7 Want ik wil u nu niet zien in het voorbijgaan, maar ik hoop enigen tijd bij u te blijven, indien het de Heere zal toelaten.
For I do not wish to see you now in passing, but I hope to stay a while with you, if the Lord permits.
8 Maar ik zal te Efeze blijven tot den pinkster dag.
But I will stay at Ephesus until Pentecost,
9 Want mij is een grote en krachtige deur geopend, en er zijn vele tegenstanders.
for a great and effective door has opened to me, and there are many adversaries.
10 Zo nu Timotheus komt, ziet, dat hij buiten vreze bij u zij; want hij werkt het werk des Heeren, gelijk als ik.
Now if Timothy comes, see that he is with you without fear, for he does the work of the Lord, as I also do.
11 Dat hem dan niemand verachte; maar geleidt hem in vrede, opdat hij tot mij kome; want ik verwacht hem met de broederen.
Therefore let no one despise him.

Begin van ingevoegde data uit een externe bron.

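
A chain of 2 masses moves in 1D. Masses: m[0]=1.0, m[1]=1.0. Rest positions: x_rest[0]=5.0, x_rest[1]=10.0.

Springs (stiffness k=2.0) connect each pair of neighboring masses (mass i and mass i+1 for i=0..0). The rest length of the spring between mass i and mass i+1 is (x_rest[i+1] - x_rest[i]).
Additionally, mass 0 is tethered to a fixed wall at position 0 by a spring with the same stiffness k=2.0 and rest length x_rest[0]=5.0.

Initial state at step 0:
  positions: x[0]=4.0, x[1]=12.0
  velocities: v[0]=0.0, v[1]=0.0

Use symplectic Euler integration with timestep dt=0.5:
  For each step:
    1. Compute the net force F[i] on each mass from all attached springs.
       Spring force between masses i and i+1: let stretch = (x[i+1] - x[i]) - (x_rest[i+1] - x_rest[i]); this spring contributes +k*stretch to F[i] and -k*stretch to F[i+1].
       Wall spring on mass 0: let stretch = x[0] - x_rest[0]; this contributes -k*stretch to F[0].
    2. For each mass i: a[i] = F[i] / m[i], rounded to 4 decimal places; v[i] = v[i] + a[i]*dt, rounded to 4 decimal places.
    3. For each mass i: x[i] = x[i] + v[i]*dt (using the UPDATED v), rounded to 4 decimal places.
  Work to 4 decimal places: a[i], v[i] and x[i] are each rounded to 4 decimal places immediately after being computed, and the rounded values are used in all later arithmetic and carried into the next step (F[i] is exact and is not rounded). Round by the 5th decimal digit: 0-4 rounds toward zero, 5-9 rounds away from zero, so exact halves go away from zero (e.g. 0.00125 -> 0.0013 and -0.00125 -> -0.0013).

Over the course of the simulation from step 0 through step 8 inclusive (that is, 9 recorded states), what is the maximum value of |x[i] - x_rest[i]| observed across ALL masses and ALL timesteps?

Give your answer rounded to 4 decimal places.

Answer: 2.2812

Derivation:
Step 0: x=[4.0000 12.0000] v=[0.0000 0.0000]
Step 1: x=[6.0000 10.5000] v=[4.0000 -3.0000]
Step 2: x=[7.2500 9.2500] v=[2.5000 -2.5000]
Step 3: x=[5.8750 9.5000] v=[-2.7500 0.5000]
Step 4: x=[3.3750 10.4375] v=[-5.0000 1.8750]
Step 5: x=[2.7188 10.3438] v=[-1.3125 -0.1875]
Step 6: x=[4.5157 8.9376] v=[3.5937 -2.8125]
Step 7: x=[6.2657 7.8204] v=[3.4999 -2.2344]
Step 8: x=[5.6602 8.4259] v=[-1.2111 1.2109]
Max displacement = 2.2812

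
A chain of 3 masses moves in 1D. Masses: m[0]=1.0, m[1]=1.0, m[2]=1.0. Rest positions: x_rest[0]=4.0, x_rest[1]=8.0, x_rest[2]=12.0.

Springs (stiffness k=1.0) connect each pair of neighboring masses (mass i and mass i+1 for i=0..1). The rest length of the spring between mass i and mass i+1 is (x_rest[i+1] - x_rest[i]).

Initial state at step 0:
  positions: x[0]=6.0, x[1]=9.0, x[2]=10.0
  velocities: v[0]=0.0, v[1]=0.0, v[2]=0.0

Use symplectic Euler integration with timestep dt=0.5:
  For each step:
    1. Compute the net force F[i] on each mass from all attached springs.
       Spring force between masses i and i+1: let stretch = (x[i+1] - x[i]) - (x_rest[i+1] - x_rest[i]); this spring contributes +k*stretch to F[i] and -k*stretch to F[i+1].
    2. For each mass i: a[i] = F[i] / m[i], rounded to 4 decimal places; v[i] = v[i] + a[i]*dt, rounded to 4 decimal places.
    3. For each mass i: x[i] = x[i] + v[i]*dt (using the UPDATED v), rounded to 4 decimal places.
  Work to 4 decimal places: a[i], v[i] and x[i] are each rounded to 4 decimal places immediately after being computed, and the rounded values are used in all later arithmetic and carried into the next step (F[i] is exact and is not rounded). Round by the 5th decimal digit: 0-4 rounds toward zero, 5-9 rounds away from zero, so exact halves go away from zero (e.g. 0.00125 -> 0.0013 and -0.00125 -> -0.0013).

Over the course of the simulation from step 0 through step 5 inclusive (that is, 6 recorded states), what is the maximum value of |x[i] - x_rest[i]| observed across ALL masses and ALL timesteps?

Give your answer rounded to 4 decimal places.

Step 0: x=[6.0000 9.0000 10.0000] v=[0.0000 0.0000 0.0000]
Step 1: x=[5.7500 8.5000 10.7500] v=[-0.5000 -1.0000 1.5000]
Step 2: x=[5.1875 7.8750 11.9375] v=[-1.1250 -1.2500 2.3750]
Step 3: x=[4.2969 7.5938 13.1094] v=[-1.7813 -0.5625 2.3438]
Step 4: x=[3.2305 7.8673 13.9024] v=[-2.1329 0.5469 1.5860]
Step 5: x=[2.3233 8.4904 14.1867] v=[-1.8145 1.2461 0.5685]
Max displacement = 2.1867

Answer: 2.1867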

But set him forward on his journey in peace, that he may come to me; for I expect him with the brothers.
12 En wat aangaat Apollos, den broeder, ik heb hem zeer gebeden, dat hij met de broederen tot u komen zou; maar het was ganselijk zijn wil niet, dat hij nu zou komen; doch hij zal komen, wanneer het hem wel gelegen zal zijn.
Now concerning Apollos, the brother, I strongly urged him to come to you with the brothers; and it was not at all his desire to come now; but he will come when he has an opportunity.
13 Waakt, staat in het geloof, houdt u mannelijk, zijt sterk.
Watch. Stand firm in the faith. Be courageous. Be strong.
14 Dat al uw dingen in de liefde geschieden.
Let all that you do be done in love.
15 En ik bid u, broeders, gij kent het huis van Stefanas, dat het is de eersteling van Achaje, en dat zij zichzelven den heiligen ten dienst hebben geschikt;
Now I appeal to you, brothers (you know the house of Stephanas, that it is the first fruits of Achaia, and that they have set themselves to serve the saints),
16 Dat gij ook u aan de zodanigen onderwerpt, en aan een iegelijk, die medewerkt en arbeidt.
that you also be in subjection to such, and to everyone who helps in the work and labors.
17 En ik verblijde mij over de aankomst van Stefanas, en Fortunatus, en Achaikus, want dezen hebben vervuld hetgeen mij aan u ontbrak;
I rejoice at the coming of Stephanas, Fortunatus, and Achaicus; for that which was lacking on your part, they supplied.
18 Want zij hebben mijn geest verkwikt, en ook den uwen. Erkent dan de zodanigen.
For they refreshed my spirit and yours. Therefore acknowledge those who are like that.
19 U groeten de Gemeenten van Azie. U groeten zeer in den Heere Aquila en Priscilla, met de Gemeente, die te hunnen huize is.
The churches of Asia greet you. Aquila and Priscilla greet you much in the Lord, together with the church that is in their house.
20 U groeten al de broeders. Groet elkander met een heiligen kus.
All the brothers greet you. Greet one another with a holy kiss.
21 De groetenis met mijn hand van Paulus.
This greeting is by me, Paul, with my own hand.
22 Indien iemand den Heere Jezus Christus niet liefheeft, die zij een vervloeking; Maran-atha!
If anyone does not love the Lord, a curse be on him. Our Lord, come.
23 De genade van den Heere Jezus Christus zij met u.
The grace of the Lord Jesus be with you.
24 Mijn liefde zij met u allen in Christus Jezus. Amen.
My love to all of you in Christ Jesus.